I’d hate to start this review off to such a blunt start, but Unknown is one of those kinds of movies that are instantly forgettable the second you step foot out of the theatre. There isn’t a single particularly memorable moment scattered throughout the film’s entire running time, nor is there any memorable dialogue or characters worth recalling. If anything, the film feels particularly suited to a DVD viewing on a lazy Friday night, rather than a must-see theatrical that the trailers try to sell. Not that that’s a completely terrible thing, sometimes I’m in the mood for a fun, cheesy thriller like Unknown. Especially when the film in question stars Liam Neeson as an amnesiac quasi-badass, who spends the film dodging shady figures and deciphering an intriguing mystery that feels like it came straight out of The Twilight Zone.
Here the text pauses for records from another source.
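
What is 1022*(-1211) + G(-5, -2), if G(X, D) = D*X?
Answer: -1237632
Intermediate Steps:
1022*(-1211) + G(-5, -2) = 1022*(-1211) - 2*(-5) = -1237642 + 10 = -1237632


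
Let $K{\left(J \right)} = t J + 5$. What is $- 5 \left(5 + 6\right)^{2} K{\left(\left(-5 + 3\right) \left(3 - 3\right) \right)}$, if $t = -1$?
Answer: $-3025$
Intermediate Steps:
$K{\left(J \right)} = 5 - J$ ($K{\left(J \right)} = - J + 5 = 5 - J$)
$- 5 \left(5 + 6\right)^{2} K{\left(\left(-5 + 3\right) \left(3 - 3\right) \right)} = - 5 \left(5 + 6\right)^{2} \left(5 - \left(-5 + 3\right) \left(3 - 3\right)\right) = - 5 \cdot 11^{2} \left(5 - \left(-2\right) 0\right) = \left(-5\right) 121 \left(5 - 0\right) = - 605 \left(5 + 0\right) = \left(-605\right) 5 = -3025$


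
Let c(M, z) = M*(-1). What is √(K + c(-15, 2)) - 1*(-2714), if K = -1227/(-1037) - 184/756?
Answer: 2714 + 8*√1063022478/65331 ≈ 2718.0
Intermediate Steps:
c(M, z) = -M
K = 184201/195993 (K = -1227*(-1/1037) - 184*1/756 = 1227/1037 - 46/189 = 184201/195993 ≈ 0.93983)
√(K + c(-15, 2)) - 1*(-2714) = √(184201/195993 - 1*(-15)) - 1*(-2714) = √(184201/195993 + 15) + 2714 = √(3124096/195993) + 2714 = 8*√1063022478/65331 + 2714 = 2714 + 8*√1063022478/65331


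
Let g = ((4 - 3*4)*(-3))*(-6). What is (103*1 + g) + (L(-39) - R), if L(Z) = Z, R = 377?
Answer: -457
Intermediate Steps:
g = -144 (g = ((4 - 12)*(-3))*(-6) = -8*(-3)*(-6) = 24*(-6) = -144)
(103*1 + g) + (L(-39) - R) = (103*1 - 144) + (-39 - 1*377) = (103 - 144) + (-39 - 377) = -41 - 416 = -457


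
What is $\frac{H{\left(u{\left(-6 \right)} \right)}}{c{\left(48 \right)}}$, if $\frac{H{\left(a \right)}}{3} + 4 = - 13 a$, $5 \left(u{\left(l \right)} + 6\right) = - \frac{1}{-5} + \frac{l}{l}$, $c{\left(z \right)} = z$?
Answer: $\frac{443}{100} \approx 4.43$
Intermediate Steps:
$u{\left(l \right)} = - \frac{144}{25}$ ($u{\left(l \right)} = -6 + \frac{- \frac{1}{-5} + \frac{l}{l}}{5} = -6 + \frac{\left(-1\right) \left(- \frac{1}{5}\right) + 1}{5} = -6 + \frac{\frac{1}{5} + 1}{5} = -6 + \frac{1}{5} \cdot \frac{6}{5} = -6 + \frac{6}{25} = - \frac{144}{25}$)
$H{\left(a \right)} = -12 - 39 a$ ($H{\left(a \right)} = -12 + 3 \left(- 13 a\right) = -12 - 39 a$)
$\frac{H{\left(u{\left(-6 \right)} \right)}}{c{\left(48 \right)}} = \frac{-12 - - \frac{5616}{25}}{48} = \left(-12 + \frac{5616}{25}\right) \frac{1}{48} = \frac{5316}{25} \cdot \frac{1}{48} = \frac{443}{100}$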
But just to keep your expectations in check, while all the promotional material for the film seem to be trying to sell us Taken part two, Unknown is actually a much more subdued effort that takes its time to build up where it’s leading, and then fails to capitalise on the opportunity to deliver anything particularly special that we haven’t seen dozens of times before.

Unknown’s twist-filled plot racks up the puzzling questions from the moment poor old Dr Martin Harris (Liam Neeson) sets foot in Germany with his wife, Elizabeth (January Jones). After catching a cab back to the airport to retrieve some lost luggage, Dr Harris unfortunately finds himself involved in a horrendous car crash that sees him lapse into a coma for three days. He awakens confused and with only fragments of his memory intact. Things go from bad to worse when he discovers that his wife no longer recognises him and an imposter has stolen his identity. What is an amnesiac doctor to do? So begins a tangled web of questions and cover-ups where nothing is quite what it appears to be. But be forewarned; it you’ve been unlucky enough to have viewed the trailer for Unknown at some stage and you consider yourself an observant moviegoer, then be prepared to pick the film’s twist by no later than the halfway point. Seriously, whoever’s job it is to edit these trailers really needs to be schooled in how to cut an enticing trailer without giving away crucial plot points.